Facebook Likes Aren't Necessarily Uplifting

People who go out of their way to get more likes tend to have lower self-esteem
By Elizabeth Armstrong Moore,  Newser Staff
Posted May 5, 2017 12:55 PM CDT
Facebook Likes Aren't Necessarily Uplifting
   (AP Photo/Paul Sakuma, File)

Teens aren't necessarily as in love with social media as they're portrayed to be. The results of an AP poll released last week show that nearly 60% of teens in the US have taken social media breaks—most of the time voluntary ones that last at least a week. Now researchers at the University of South Wales have presented findings to the British Psychological Society that suggest even what are perceived to be straightforward perks of social media—such as getting attention via likes—may not exactly elevate the end user's mood. "Although this is just a relatively small-scale study, the results indicate that the ways we interact with social media can affect how we feel, and not always positively," one researcher says.

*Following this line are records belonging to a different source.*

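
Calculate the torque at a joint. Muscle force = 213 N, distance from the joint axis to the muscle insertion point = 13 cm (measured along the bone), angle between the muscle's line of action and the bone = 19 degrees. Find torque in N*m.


Torque = F * d * sin(theta)   (moment arm = d*sin(theta))
d = 13 cm = 0.13 m
Torque = 213 * 0.13 * sin(19)
Torque = 9.015 N*m


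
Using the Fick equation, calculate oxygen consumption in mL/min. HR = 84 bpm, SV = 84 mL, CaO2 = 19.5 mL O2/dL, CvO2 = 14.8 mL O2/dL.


CO = HR*SV = 84*84/1000 = 7.056 L/min
a-v O2 diff = 19.5 - 14.8 = 4.7 mL/dL
VO2 = CO * (CaO2-CvO2) * 10 dL/L
VO2 = 7.056 * 4.7 * 10
VO2 = 331.6 mL/min


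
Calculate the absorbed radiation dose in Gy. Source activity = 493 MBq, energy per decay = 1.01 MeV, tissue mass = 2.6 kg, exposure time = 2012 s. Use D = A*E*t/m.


A = 493 MBq = 4.9300e+08 Bq
E = 1.01 MeV = 1.61802e-13 J
D = A*E*t/m = 4.9300e+08*1.61802e-13*2012/2.6
D = 0.06173 Gy


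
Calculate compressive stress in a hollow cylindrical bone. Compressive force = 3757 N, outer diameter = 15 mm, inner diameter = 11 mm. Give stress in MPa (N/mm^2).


A = pi*(r_o^2 - r_i^2)
r_o = 7.5 mm, r_i = 5.5 mm
A = 81.6814 mm^2
sigma = F/A = 3757 / 81.6814
sigma = 46 MPa


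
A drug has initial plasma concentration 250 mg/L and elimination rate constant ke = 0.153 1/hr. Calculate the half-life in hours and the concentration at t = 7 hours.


t_half = ln(2) / ke = 0.693147 / 0.153 = 4.53 hr
C(t) = C0 * exp(-ke*t) = 250 * exp(-0.153*7)
C(7) = 85.67 mg/L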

To test this, the team reports in a Science Daily news release that it recruited 340 participants on Twitter and Facebook to complete personality questionnaires and then agree or disagree with 25 statements. Key findings include that people who go out of their way to rack up more likes tend to have low self-esteem and be less trusting of others, and that those likes don't actually lift their mood or how they see themselves. Previous research has looked not at more likes, but at more time, reports Medical Daily. It cites a study published in 2016 that surveyed 19- to 32-year-olds and found "individuals in the highest quartile of [social media] site visits per week ... had significantly increased odds of depression." (Young people average at least an hour a day on social media.)